When I talked with students about pseudo-random number generation, I mentioned that you should not blindly use subsequent outputs of a pseudo-random number generator (PRNG) to form tuples as they may not be uniformly random then; a famous example is RANDU.
The natural follow-up question is: what do you do? I can imagine several strategies.
Choose a PRNG that you know works well for $k$-tuples and sample $(\leq k)$-tuples by using subsequent numbers as components.
I assume that $k \leq 5$ is probably covered, but are there any for arbitrary $k$?
Use $k$ different PRNGs (different algorithms and/or different seeds) and draw the $i$th component from the $i$th one.
I seem to remember that mixing PRNGs is not a good idea.
If the domain of your PRNG is big enough, use bits $i,k+i,2k+i, \dots$ for the $i$th component.
Seems sound and is probably the method of choice assumign real $U(0,1)$-numbers, but does not scale given finite resolution/domains in practice.

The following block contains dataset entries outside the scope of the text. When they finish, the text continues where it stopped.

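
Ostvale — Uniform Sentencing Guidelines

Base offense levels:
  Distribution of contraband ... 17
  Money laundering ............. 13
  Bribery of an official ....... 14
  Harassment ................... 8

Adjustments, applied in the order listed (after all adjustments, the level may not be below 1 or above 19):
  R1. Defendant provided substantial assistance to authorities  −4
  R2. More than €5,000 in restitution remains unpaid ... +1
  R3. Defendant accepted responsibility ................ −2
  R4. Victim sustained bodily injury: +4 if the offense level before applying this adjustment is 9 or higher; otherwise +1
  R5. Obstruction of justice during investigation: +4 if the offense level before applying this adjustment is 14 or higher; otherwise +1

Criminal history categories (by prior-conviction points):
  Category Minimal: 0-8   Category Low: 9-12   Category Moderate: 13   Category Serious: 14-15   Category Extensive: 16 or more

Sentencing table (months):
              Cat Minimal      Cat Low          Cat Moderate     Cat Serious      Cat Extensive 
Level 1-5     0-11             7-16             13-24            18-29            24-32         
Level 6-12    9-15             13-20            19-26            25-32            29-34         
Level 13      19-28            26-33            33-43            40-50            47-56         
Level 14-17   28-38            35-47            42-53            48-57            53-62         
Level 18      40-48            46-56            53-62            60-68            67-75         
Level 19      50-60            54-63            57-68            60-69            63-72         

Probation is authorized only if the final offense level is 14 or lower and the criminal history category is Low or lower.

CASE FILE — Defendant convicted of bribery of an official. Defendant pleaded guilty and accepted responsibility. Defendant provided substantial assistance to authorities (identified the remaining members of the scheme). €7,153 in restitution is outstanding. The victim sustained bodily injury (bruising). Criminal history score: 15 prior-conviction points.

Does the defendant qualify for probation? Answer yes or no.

Base offense level for bribery of an official: 14.
R1 applies: 14 − 4 = 10.
R2 applies: 10 + 1 = 11.
R3 applies: 11 − 2 = 9.
R4 applies (level before this adjustment is 9 ≥ 9, so +4): 9 + 4 = 13.
Final offense level: 13.
Criminal history: 15 prior points → Category Serious (14-15).
Level 13 falls in the 13 band.
Grid: Level 13 × Category Serious = 40-50 months.
Probation check: level 13 ≤ 14 and category Serious > Low → not eligible.

No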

Use a bijection from the domain of your PRNG to the $k$-dimensional space you want to sample from, e.g. a generalized version of Cantor's pairing function.
The sizes of the resp. domains can become a problem here a well.
None of the approaches seems entirely reasonable. So what is the state of the art? What advice would you give a person who needs to sample uniformly random tuples?